= Naomi Fisher =

American mathematician and mathematics educator

Naomi D. Fisher is an American mathematician and mathematics educator and professor emerita of mathematics and computer science at the University of Illinois at Chicago.

==Education and career==
Fisher did her undergraduate work at Connecticut College for Women (now Connecticut College) and was awarded a B.A. in mathematics from that institution. She received an M.A. in mathematics from the University of Wisconsin, Madison, and a Ph.D. in mathematics education from Northwestern University in 1977. Fisher was a professor in the Department of Mathematics and Computer Science at the University of Illinois at Chicago, served as co-director of the Mathematicians and Education Reform Network (MER) of the Universities of Illinois and Minnesota, and served as the director of the High School Teaching Program for the Regional Geometry Institute (RGI) for the Universities of Illinois Chicago, Texas, Utah, and Washington. She was co-editor of the MER Newsletter.

The Mathematicians and Education Reform Network is a network of research mathematicians who are interested in mathematics education reform in K–12 and the improvement of undergraduate mathematics education. Fisher designed and developed a series of workshops that showcased the significant efforts of research mathematicians in education reform. She conceptualized the Conference Board of the Mathematical Sciences (CBMS) monograph series ISSUES IN MATHEMATICS EDUCATION and was co-editor of four of the first five volumes in that series.

The Regional Geometry Institute (RGI), now the Park City Mathematics Institute, was another avenue to bring together research mathematicians and math educators. Fisher was a founding member of RGI and the primary developer of an agenda that was both rigorous and stimulating for K–12 teachers. The institute was widely praised by participants.

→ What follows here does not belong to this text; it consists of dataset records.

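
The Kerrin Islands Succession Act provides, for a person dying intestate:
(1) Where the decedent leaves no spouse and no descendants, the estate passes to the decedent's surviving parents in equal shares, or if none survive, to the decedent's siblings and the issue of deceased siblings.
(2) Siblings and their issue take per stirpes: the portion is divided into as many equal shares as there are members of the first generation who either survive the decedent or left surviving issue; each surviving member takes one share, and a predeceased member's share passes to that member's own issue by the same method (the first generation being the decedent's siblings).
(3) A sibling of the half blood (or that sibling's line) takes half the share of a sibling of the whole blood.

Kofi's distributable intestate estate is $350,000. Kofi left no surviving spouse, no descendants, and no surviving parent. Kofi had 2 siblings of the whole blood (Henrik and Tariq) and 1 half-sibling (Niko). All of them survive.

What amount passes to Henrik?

Henrik receives $140,000.

The entire $350,000 passes to the siblings and their issue.
Counting each half-blood sibling's line as half a unit, there are 5/2 units in $350,000, so one unit is $140,000. Whole-blood lines (Henrik and Tariq) take $140,000 each; half-blood lines (Niko) take $70,000 each.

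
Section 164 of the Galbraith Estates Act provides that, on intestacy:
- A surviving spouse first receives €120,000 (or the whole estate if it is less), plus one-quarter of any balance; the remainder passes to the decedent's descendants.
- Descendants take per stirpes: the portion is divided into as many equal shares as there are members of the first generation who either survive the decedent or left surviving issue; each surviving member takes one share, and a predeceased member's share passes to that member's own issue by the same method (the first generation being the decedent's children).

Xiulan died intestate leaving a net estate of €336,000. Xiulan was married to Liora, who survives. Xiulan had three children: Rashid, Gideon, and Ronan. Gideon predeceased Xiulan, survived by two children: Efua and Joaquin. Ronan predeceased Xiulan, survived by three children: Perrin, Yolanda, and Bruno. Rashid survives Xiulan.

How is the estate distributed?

Liora: €174,000; Rashid: €54,000; Efua: €27,000; Joaquin: €27,000; Perrin: €18,000; Yolanda: €18,000; Bruno: €18,000

Liora first takes €120,000, leaving a balance of €216,000. Liora then takes one-quarter of the balance (€54,000), for a total of €174,000. The remaining €162,000 passes to the descendants.
The descendants' portion (€162,000) is divided into 3 shares of €54,000: Rashid takes €54,000; Gideon's €54,000 share passes to Gideon's issue; Ronan's €54,000 share passes to Ronan's issue.
Gideon's share (€54,000) is divided into 2 shares of €27,000: Efua and Joaquin each take €27,000.
Ronan's share (€54,000) is divided into 3 shares of €18,000: Perrin, Yolanda, and Bruno each take €18,000.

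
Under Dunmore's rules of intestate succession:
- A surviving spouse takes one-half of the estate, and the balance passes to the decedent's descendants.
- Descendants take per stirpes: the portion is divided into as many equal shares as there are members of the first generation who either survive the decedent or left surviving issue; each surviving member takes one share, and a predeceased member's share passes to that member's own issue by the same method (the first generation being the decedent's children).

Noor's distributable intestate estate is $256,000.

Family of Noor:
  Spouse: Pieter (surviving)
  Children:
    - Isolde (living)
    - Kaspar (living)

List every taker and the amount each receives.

Pieter takes one-half of $256,000 = $128,000. The remaining $128,000 passes to the descendants.
The descendants' portion ($128,000) is divided into 2 shares of $64,000: Isolde and Kaspar each take $64,000.

Pieter: $128,000; Isolde: $64,000; Kaspar: $64,000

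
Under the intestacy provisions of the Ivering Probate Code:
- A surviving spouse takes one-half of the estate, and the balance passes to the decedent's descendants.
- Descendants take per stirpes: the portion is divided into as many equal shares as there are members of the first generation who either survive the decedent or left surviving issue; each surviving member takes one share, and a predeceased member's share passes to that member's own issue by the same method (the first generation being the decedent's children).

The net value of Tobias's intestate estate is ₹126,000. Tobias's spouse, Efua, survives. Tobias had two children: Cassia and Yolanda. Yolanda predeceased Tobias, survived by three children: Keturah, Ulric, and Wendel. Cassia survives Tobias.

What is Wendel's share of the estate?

Wendel receives ₹10,500.

Efua takes one-half of ₹126,000 = ₹63,000. The remaining ₹63,000 passes to the descendants.
The descendants' portion (₹63,000) is divided into 2 shares of ₹31,500: Cassia takes ₹31,500; Yolanda's ₹31,500 share passes to Yolanda's issue.
Yolanda's share (₹31,500) is divided into 3 shares of ₹10,500: Keturah, Ulric, and Wendel each take ₹10,500.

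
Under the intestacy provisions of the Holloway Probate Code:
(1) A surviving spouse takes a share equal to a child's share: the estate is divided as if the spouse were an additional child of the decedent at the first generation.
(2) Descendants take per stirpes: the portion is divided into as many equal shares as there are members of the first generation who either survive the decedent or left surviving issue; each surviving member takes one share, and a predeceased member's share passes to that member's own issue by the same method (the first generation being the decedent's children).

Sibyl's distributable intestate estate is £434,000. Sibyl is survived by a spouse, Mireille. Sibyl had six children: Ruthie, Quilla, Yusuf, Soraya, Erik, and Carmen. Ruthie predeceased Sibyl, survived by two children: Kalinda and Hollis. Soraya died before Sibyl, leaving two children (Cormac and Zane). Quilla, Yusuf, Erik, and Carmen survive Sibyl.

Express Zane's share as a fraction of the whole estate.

The spouse counts as an additional share at the children's level, so there are 7 primary shares of £62,000. Mireille takes one such share (£62,000).
The children's combined portion (£372,000) is divided into 6 shares of £62,000: Quilla, Yusuf, Erik, and Carmen each take £62,000; Ruthie's £62,000 share passes to Ruthie's issue; Soraya's £62,000 share passes to Soraya's issue.
Ruthie's share (£62,000) is divided into 2 shares of £31,000: Kalinda and Hollis each take £31,000.
Soraya's share (£62,000) is divided into 2 shares of £31,000: Cormac and Zane each take £31,000.

Zane receives 1/14 of the estate.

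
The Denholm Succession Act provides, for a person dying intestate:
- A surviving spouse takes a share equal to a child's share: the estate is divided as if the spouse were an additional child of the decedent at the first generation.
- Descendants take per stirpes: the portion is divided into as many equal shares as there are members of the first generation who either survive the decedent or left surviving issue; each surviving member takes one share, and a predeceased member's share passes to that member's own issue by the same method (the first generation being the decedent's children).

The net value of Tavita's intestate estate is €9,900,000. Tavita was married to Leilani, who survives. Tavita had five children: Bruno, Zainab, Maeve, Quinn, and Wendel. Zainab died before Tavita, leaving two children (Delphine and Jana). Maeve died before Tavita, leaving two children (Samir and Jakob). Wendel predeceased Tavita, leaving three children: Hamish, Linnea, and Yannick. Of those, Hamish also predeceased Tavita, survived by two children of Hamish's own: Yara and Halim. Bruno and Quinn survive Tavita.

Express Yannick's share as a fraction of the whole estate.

Yannick receives 1/18 of the estate.

The spouse counts as an additional share at the children's level, so there are 6 primary shares of €1,650,000. Leilani takes one such share (€1,650,000).
The children's combined portion (€8,250,000) is divided into 5 shares of €1,650,000: Bruno and Quinn each take €1,650,000; Zainab's €1,650,000 share passes to Zainab's issue; Maeve's €1,650,000 share passes to Maeve's issue; Wendel's €1,650,000 share passes to Wendel's issue.
Zainab's share (€1,650,000) is divided into 2 shares of €825,000: Delphine and Jana each take €825,000.
Maeve's share (€1,650,000) is divided into 2 shares of €825,000: Samir and Jakob each take €825,000.
Wendel's share (€1,650,000) is divided into 3 shares of €550,000: Linnea and Yannick each take €550,000; Hamish's €550,000 share passes to Hamish's issue.
Hamish's share (€550,000) is divided into 2 shares of €275,000: Yara and Halim each take €275,000.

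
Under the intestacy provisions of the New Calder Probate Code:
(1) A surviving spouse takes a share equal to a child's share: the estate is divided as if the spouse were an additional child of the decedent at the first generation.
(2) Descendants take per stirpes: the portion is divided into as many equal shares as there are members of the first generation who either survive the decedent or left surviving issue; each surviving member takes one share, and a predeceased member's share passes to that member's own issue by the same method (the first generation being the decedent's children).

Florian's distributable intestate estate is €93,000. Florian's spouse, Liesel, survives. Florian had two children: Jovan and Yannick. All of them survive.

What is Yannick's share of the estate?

The spouse counts as an additional share at the children's level, so there are 3 primary shares of €31,000. Liesel takes one such share (€31,000).
The children's combined portion (€62,000) is divided into 2 shares of €31,000: Jovan and Yannick each take €31,000.

Yannick receives €31,000.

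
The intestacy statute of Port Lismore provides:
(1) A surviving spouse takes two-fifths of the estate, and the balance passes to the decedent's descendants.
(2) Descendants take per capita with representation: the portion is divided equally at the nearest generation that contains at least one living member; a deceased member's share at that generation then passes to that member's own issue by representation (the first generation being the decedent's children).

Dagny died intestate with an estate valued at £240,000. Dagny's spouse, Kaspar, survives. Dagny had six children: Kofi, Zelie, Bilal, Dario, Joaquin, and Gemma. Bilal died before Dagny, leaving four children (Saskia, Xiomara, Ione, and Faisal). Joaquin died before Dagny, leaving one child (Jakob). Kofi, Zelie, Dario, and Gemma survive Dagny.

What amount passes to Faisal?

Kaspar takes two-fifths of £240,000 = £96,000. The remaining £144,000 passes to the descendants.
The descendants' portion (£144,000) is divided into 6 shares of £24,000: Kofi, Zelie, Dario, and Gemma each take £24,000; Bilal's £24,000 share passes to Bilal's issue; Joaquin's £24,000 share passes to Joaquin's issue.
Bilal's share (£24,000) is divided into 4 shares of £6,000: Saskia, Xiomara, Ione, and Faisal each take £6,000.
Joaquin's share (£24,000) passes entirely to Jakob.

Faisal receives £6,000.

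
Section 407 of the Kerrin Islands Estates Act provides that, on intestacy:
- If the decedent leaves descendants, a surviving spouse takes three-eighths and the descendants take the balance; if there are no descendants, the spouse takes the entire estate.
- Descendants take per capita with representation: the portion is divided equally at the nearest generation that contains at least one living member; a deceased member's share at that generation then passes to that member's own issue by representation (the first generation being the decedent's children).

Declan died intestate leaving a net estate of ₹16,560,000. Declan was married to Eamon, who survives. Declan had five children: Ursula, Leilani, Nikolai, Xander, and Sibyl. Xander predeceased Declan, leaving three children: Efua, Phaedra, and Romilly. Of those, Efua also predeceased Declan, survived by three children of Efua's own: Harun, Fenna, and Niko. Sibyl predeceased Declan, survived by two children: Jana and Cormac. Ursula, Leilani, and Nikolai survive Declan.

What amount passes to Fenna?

Fenna receives ₹230,000.

Eamon takes three-eighths of ₹16,560,000 = ₹6,210,000. The remaining ₹10,350,000 passes to the descendants.
The descendants' portion (₹10,350,000) is divided into 5 shares of ₹2,070,000: Ursula, Leilani, and Nikolai each take ₹2,070,000; Xander's ₹2,070,000 share passes to Xander's issue; Sibyl's ₹2,070,000 share passes to Sibyl's issue.
Xander's share (₹2,070,000) is divided into 3 shares of ₹690,000: Phaedra and Romilly each take ₹690,000; Efua's ₹690,000 share passes to Efua's issue.
Efua's share (₹690,000) is divided into 3 shares of ₹230,000: Harun, Fenna, and Niko each take ₹230,000.
Sibyl's share (₹2,070,000) is divided into 2 shares of ₹1,035,000: Jana and Cormac each take ₹1,035,000.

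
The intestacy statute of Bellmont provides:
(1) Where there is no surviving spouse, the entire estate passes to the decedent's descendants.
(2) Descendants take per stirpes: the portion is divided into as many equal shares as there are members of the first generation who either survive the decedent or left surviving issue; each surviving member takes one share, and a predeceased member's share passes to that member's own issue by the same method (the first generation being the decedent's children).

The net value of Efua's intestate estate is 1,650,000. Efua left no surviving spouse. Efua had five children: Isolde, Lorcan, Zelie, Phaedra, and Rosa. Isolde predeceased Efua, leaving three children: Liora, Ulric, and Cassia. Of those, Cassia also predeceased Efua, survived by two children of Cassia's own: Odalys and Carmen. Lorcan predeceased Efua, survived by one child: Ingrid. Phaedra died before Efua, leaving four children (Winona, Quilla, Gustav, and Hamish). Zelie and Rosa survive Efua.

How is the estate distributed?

Liora: 110,000; Ulric: 110,000; Odalys: 55,000; Carmen: 55,000; Ingrid: 330,000; Zelie: 330,000; Winona: 82,500; Quilla: 82,500; Gustav: 82,500; Hamish: 82,500; Rosa: 330,000

The entire 1,650,000 passes to the descendants.
That amount (1,650,000) is divided into 5 shares of 330,000: Zelie and Rosa each take 330,000; Isolde's 330,000 share passes to Isolde's issue; Lorcan's 330,000 share passes to Lorcan's issue; Phaedra's 330,000 share passes to Phaedra's issue.
Isolde's share (330,000) is divided into 3 shares of 110,000: Liora and Ulric each take 110,000; Cassia's 110,000 share passes to Cassia's issue.
Cassia's share (110,000) is divided into 2 shares of 55,000: Odalys and Carmen each take 55,000.
Lorcan's share (330,000) passes entirely to Ingrid.
Phaedra's share (330,000) is divided into 4 shares of 82,500: Winona, Quilla, Gustav, and Hamish each take 82,500.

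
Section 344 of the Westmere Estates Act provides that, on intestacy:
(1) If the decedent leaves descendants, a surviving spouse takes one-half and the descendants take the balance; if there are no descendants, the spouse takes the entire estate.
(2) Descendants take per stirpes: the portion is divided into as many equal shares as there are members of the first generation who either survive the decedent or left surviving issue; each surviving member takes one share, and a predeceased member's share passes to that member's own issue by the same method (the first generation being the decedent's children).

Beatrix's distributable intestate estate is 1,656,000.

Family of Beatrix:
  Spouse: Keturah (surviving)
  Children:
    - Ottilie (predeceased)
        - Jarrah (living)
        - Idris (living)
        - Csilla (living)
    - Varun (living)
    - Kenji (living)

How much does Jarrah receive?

Keturah takes one-half of 1,656,000 = 828,000. The remaining 828,000 passes to the descendants.
The descendants' portion (828,000) is divided into 3 shares of 276,000: Varun and Kenji each take 276,000; Ottilie's 276,000 share passes to Ottilie's issue.
Ottilie's share (276,000) is divided into 3 shares of 92,000: Jarrah, Idris, and Csilla each take 92,000.

Jarrah receives 92,000.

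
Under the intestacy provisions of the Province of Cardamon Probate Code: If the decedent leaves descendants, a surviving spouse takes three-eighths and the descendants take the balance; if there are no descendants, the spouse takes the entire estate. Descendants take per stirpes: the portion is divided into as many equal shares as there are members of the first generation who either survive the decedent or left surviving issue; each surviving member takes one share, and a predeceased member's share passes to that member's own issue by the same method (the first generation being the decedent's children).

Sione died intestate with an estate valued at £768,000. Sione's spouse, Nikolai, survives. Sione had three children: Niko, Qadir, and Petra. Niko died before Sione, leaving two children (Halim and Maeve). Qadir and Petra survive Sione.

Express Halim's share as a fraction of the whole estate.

Nikolai takes three-eighths of £768,000 = £288,000. The remaining £480,000 passes to the descendants.
The descendants' portion (£480,000) is divided into 3 shares of £160,000: Qadir and Petra each take £160,000; Niko's £160,000 share passes to Niko's issue.
Niko's share (£160,000) is divided into 2 shares of £80,000: Halim and Maeve each take £80,000.

Halim receives 5/48 of the estate.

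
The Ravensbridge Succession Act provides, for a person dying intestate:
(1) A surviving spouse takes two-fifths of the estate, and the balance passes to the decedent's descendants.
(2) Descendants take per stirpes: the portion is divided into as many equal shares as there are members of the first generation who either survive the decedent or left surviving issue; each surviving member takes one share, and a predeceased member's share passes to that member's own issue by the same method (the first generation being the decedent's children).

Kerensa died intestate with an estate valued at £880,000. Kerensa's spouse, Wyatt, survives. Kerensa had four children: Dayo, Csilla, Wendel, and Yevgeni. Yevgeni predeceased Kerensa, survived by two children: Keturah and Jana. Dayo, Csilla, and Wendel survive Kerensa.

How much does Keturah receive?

Wyatt takes two-fifths of £880,000 = £352,000. The remaining £528,000 passes to the descendants.
The descendants' portion (£528,000) is divided into 4 shares of £132,000: Dayo, Csilla, and Wendel each take £132,000; Yevgeni's £132,000 share passes to Yevgeni's issue.
Yevgeni's share (£132,000) is divided into 2 shares of £66,000: Keturah and Jana each take £66,000.

Keturah receives £66,000.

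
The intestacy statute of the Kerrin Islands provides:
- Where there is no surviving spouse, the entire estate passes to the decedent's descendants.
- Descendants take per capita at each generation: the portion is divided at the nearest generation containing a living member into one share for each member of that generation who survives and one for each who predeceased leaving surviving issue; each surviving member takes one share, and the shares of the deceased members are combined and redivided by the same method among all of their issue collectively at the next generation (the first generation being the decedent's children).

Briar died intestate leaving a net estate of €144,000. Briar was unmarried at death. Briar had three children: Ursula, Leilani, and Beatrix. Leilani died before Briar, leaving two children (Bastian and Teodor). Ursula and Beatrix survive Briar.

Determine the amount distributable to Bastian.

The entire €144,000 passes to the descendants.
That amount (€144,000) is divided at the children's generation into 3 shares of €48,000. Ursula and Beatrix each take €48,000. The remaining share for the deceased Leilani (€48,000) is carried to the next generation.
That pool (€48,000) is divided at the grandchildren's generation equally among Bastian and Teodor: €24,000 each.

Bastian receives €24,000.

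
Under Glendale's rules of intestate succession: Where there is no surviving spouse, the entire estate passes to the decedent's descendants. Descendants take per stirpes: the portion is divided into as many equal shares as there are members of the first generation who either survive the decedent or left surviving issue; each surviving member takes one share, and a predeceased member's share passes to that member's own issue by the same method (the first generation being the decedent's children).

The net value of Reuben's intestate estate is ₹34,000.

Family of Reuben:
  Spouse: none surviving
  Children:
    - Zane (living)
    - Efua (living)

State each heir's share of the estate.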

Fisher was active in the Association for Women in Mathematics (AWM). She ran for the position of At-Large Member on the Executive Committee of the AWM in 1993 and joined the Executive Committee in February 1994. The Executive Committee serves as the Board of Directors for the AWM. She served on the Mathematics Association of America (MAA) Committee on Undergraduate Program in Mathematics from 2000 through 2002. She was a co-organizer of AMS-MAA-MER Special Sessions on Mathematics and Education Reform at the Joint Mathematics Meetings in San Antonio, Texas (1999) and Phoenix, Arizona (2004).

==Recognition==
In 1993, Fisher was presented with Louise Hay Award for Contributions to Mathematics Education by the Association for Women in Mathematics for her ongoing work in mathematics education reform. In 2006, Fisher gave an MAA invited address at the annual Joint Mathematics Meetings in San Antonio, Texas. The title of her talk was "Mathematics and education reform: A cautionary tale".

==Edited volumes==
- Naomi D. Fisher and Harvey B. Keynes, Philip D. Wagreich (Editors), Mathematicians and Education Reform: Proceedings of the July 6–9, 1988 Workshop (CBMS ISSUES IN MATHEMATICS EDUCATION, Vol. 1) , American Mathematical Society, 1990, Electronic ISBN 978-1-4704-2325-4.
- Naomi D. Fisher and Harvey B. Keynes, Philip D. Wagreich (Editors), Mathematicians and Education Reform 1989–1990 (CBMS ISSUES IN MATHEMATICS EDUCATION, Vol. 2) , American Mathematical Society, 1991, Electronic ISBN 978-1-4704-2326-1.
- Naomi D. Fisher, Harvey B. Keynes, and Philip D. Wagreich (Editors), Mathematicians and Education Reform 1990-1991 (CBMS ISSUES IN MATHEMATICS EDUCATION, Vol. 3) , American Mathematical Society, 1993, Electronic ISBN 978-1-4704-2327-8.
- Naomi D. Fisher, Harvey B. Keynes, and Philip D. Wagreich (Editors), Changing the Culture: Mathematics Education in the Research Community (CBMS ISSUES IN MATHEMATICS EDUCATION, Vol. 5) , American Mathematical Society, 1995, Electronic ISBN 978-1-4704-2329-2.